Telanjur Berkhayal Gaji Rp19 Miliar Penjaga Mercusuar Ternyata Hoaks, Ini Faktanya!
- account_circle Yelki
- calendar_month Selasa, 23 Jun 2026
- print Cetak

Mercusuar La Jument di lepas pantai Brittany
PARIS – Impian kaum rebahan dan pencari kerja instan untuk mendadak kaya raya lewat jalur menjaga menara di tengah laut tampaknya harus kandas di tengah jalan. Jagat media sosial baru-baru ini dihebohkan oleh narasi menggiurkan yang mengklaim bahwa pemerintah Prancis menawarkan gaji fantastis sebesar 1,2 juta Dolar AS atau setara Rp19,7 miliar per tahun bagi siapa saja yang bernyali menjaga Mercusuar La Jument di lepas pantai Brittany.
Namun, berdasarkan investigasi jurnalistik dan konfirmasi resmi yang dihimpun dari kantor berita AFP, informasi yang beredar masif di platform TikTok dan Facebook sejak Mei hingga Juni 2025 tersebut dipastikan sebagai kabar bohong alias hoaks. Nyatanya, mercusuar ikonik yang kerap dihantam ombak raksasa tersebut tidak lagi membutuhkan tenaga manusia.
Sudah Digantikan Robot Sejak Dekade 90-an
Mengapa lowongan tersebut dipastikan palsu? Direktorat Antarwilayah Wilayah Barat Laut Atlantik Utara (DIRM NAMO) Prancis menjelaskan bahwa Mercusuar La Jument telah menerapkan sistem otomatisasi penuh sejak tahun 1991. Artinya, sudah 35 tahun menara tersebut dioperasikan oleh teknologi, bukan oleh manusia yang kesepian.
“Tidak ada penjaga di mercusuar La Jument atau di mercusuar manapun di Prancis. Semua sudah otomatis. Staf kami hanya berkunjung secara berkala untuk melakukan perawatan,” tegas pihak DIRM NAMO melalui keterangan resminya kepada AFP.
Kantor Pariwisata Pulau Ouessant—wilayah tempat menara suar itu berdiri—juga ikut menepuk jidat melihat kelakuan netizen dunia maya. Mereka menegaskan, selain tidak ada lowongan kerja sejak tahun 1991, besaran gaji riil penjaga menara di masa lalu sangat jauh di bawah angka 1 juta Dolar AS. Angka Rp19,7 miliar tersebut murni kreativitas oknum pembuat clickbait demi mendulang pundi-pundi iklan digital di situs web mereka.
Foto Legendaris dan Kecerdasan Buatan yang Ikut “Terkecoh”

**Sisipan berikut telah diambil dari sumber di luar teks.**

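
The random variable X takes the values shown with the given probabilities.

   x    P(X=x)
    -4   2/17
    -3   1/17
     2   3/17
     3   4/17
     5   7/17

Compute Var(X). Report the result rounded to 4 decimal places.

9.4256

E[X] = (2/17)·(-4) + (1/17)·(-3) + (3/17)·2 + (4/17)·3 + (7/17)·5 = 42/17
E[X²] = (2/17)·16 + (1/17)·9 + (3/17)·4 + (4/17)·9 + (7/17)·25 = 264/17
Var(X) = 264/17 − (42/17)² = 2724/289 ≈ 9.4256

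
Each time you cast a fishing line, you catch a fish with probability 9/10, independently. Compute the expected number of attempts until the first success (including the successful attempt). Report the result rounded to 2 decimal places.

For a geometric distribution, E[trials] = 1/p = 1/(9/10) = 10/9.
≈ 1.11

1.11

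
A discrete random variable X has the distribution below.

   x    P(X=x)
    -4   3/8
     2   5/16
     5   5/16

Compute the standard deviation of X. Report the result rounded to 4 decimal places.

3.8197

E[X] = 11/16, E[X²] = 241/16
Var(X) = E[X²] − (E[X])² = 241/16 − 121/256 = 3735/256
SD(X) = √(3735/256) ≈ 3.8197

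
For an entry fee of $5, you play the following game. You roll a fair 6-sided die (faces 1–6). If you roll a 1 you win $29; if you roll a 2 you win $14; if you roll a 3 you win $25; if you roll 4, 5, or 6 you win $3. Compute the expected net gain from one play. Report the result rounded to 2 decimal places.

$7.83

E[payout] = (1/2)·3 + (1/6)·14 + (1/6)·25 + (1/6)·29 = 77/6
Expected profit = 77/6 − 5 = 47/6 ≈ $7.83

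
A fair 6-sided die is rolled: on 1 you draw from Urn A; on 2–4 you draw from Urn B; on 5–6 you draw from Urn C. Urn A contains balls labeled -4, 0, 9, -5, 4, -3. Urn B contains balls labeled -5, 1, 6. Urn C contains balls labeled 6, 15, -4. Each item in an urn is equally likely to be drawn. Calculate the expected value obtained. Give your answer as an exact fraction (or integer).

9/4

E[X | Urn A] = (-4 + 0 + 9 − 5 + 4 − 3)/6 = 1/6
E[X | Urn B] = (-5 + 1 + 6)/3 = 2/3
E[X | Urn C] = (6 + 15 − 4)/3 = 17/3
E[X] = (1/6)·1/6 + (1/2)·2/3 + (1/3)·17/3 = 9/4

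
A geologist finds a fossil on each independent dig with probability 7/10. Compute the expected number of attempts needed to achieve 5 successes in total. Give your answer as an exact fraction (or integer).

By linearity (sum of 5 independent geometric waits), E[trials] = 5/p = 5/(7/10) = 50/7.

50/7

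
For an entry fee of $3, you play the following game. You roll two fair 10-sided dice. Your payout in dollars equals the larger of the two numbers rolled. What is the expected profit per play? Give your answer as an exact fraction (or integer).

83/20 dollars

Distribution of the larger of the two numbers rolled: 1 w.p. 1/100, 2 w.p. 3/100, 3 w.p. 1/20, 4 w.p. 7/100, 5 w.p. 9/100, 6 w.p. 11/100, …
E[payout] = (1/100)·1 + (3/100)·2 + (1/20)·3 + (7/100)·4 + (9/100)·5 + (11/100)·6 + (13/100)·7 + (3/20)·8 + (17/100)·9 + (19/100)·10 = 143/20
Expected profit = 143/20 − 3 = 83/20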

Bagaimana hoaks ini bisa terlihat begitu meyakinkan di mata publik? Narasi palsu ini memanfaatkan foto sangat dramatis karya fotografer Prancis, Jean Guichard, yang diambil pada tahun 1989. Foto yang memperlihatkan penjaga asli bernama Théodore Malgorn berdiri di pintu menara tepat saat ombak raksasa menggulung tersebut merupakan juara kedua kontes World Press Photo 1991. Foto bersejarah itulah yang dicomot dan ditempeli teks palsu demi memancing reaksi netizen.

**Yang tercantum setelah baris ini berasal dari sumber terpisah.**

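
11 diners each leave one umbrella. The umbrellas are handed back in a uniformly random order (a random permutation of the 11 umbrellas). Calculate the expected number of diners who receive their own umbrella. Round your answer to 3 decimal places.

Let Xᵢ = 1 if person i gets their own umbrella. For each i, P(Xᵢ=1) = 1/11.
By linearity of expectation, E[X₁+…+X_11] = 11·(1/11) = 1.
≈ 1.000

1.000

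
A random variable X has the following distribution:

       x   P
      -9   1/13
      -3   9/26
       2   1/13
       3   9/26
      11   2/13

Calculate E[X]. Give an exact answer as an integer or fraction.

E[X] = (1/13)·(-9) + (9/26)·(-3) + (1/13)·2 + (9/26)·3 + (2/13)·11
     = 15/13

15/13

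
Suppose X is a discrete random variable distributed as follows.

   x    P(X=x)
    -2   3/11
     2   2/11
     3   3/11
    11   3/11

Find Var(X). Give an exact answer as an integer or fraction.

E[X] = (3/11)·(-2) + (2/11)·2 + (3/11)·3 + (3/11)·11 = 40/11
E[X²] = (3/11)·4 + (2/11)·4 + (3/11)·9 + (3/11)·121 = 410/11
Var(X) = 410/11 − (40/11)² = 2910/121

2910/121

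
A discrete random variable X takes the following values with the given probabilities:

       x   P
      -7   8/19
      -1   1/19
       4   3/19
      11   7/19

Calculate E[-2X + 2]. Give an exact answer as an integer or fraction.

E[-2x+2] = (8/19)·16 + (1/19)·4 + (3/19)·(-6) + (7/19)·(-20)
     = -26/19

-26/19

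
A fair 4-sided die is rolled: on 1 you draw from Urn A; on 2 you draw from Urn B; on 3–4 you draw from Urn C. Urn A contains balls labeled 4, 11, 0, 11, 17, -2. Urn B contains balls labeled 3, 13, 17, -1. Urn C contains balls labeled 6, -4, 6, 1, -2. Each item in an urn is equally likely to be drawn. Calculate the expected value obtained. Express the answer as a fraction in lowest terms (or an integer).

E[X | Urn A] = (4 + 11 + 0 + 11 + 17 − 2)/6 = 41/6
E[X | Urn B] = (3 + 13 + 17 − 1)/4 = 8
E[X | Urn C] = (6 − 4 + 6 + 1 − 2)/5 = 7/5
E[X] = (1/4)·41/6 + (1/4)·8 + (1/2)·7/5 = 529/120

529/120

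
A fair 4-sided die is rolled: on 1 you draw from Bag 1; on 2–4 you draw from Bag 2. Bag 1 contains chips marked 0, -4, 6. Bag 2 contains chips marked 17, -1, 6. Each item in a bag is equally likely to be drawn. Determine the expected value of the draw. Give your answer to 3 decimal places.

5.667

E[X | Bag 1] = (0 − 4 + 6)/3 = 2/3
E[X | Bag 2] = (17 − 1 + 6)/3 = 22/3
E[X] = (1/4)·2/3 + (3/4)·22/3 = 17/3 ≈ 5.667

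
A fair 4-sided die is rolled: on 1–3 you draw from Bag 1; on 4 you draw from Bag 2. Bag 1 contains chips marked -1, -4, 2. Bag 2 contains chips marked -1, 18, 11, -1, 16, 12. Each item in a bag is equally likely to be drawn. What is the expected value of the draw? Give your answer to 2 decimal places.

E[X | Bag 1] = (-1 − 4 + 2)/3 = -1
E[X | Bag 2] = (-1 + 18 + 11 − 1 + 16 + 12)/6 = 55/6
E[X] = (3/4)·(-1) + (1/4)·55/6 = 37/24 ≈ 1.54

1.54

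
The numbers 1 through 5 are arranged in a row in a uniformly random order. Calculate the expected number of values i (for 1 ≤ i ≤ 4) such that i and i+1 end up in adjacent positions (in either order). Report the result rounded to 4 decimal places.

For each i ∈ {1,…,4}, let Xᵢ = 1 if i and i+1 are adjacent. P(Xᵢ=1) = 2·(5−1)!/5! = 2/5.
By linearity, E[ΣXᵢ] = (4)·(2/5) = 8/5.
≈ 1.6000

1.6000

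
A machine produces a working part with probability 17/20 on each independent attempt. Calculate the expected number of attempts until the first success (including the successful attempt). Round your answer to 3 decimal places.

For a geometric distribution, E[trials] = 1/p = 1/(17/20) = 20/17.
≈ 1.176

1.176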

Parahnya lagi, pusaran misinformasi ini sempat membuat teknologi Kecerdasan Buatan (AI) ikut linglung. Penelusuran menggunakan mesin pencari Bing dan Google menunjukkan bahwa fitur ringkasan AI sempat memvalidasi kebohongan tersebut dengan merujuk pada artikel-artikel palsu dan unggahan media sosial yang viral. Beruntung, pencarian berbasis bahasa Prancis langsung meluruskan bahwa lowongan itu fiktif.
Dengan adanya klarifikasi resmi ini, masyarakat diimbau untuk lebih selektif dalam menyerap informasi lowongan pekerjaan di media sosial. Sebelum Anda memutuskan untuk resign dari pekerjaan sekarang demi mengejar gaji miliaran di tengah Samudra Atlantik, pastikan dahulu bahwa posisi yang Anda incar tidak sedang diisi oleh robot.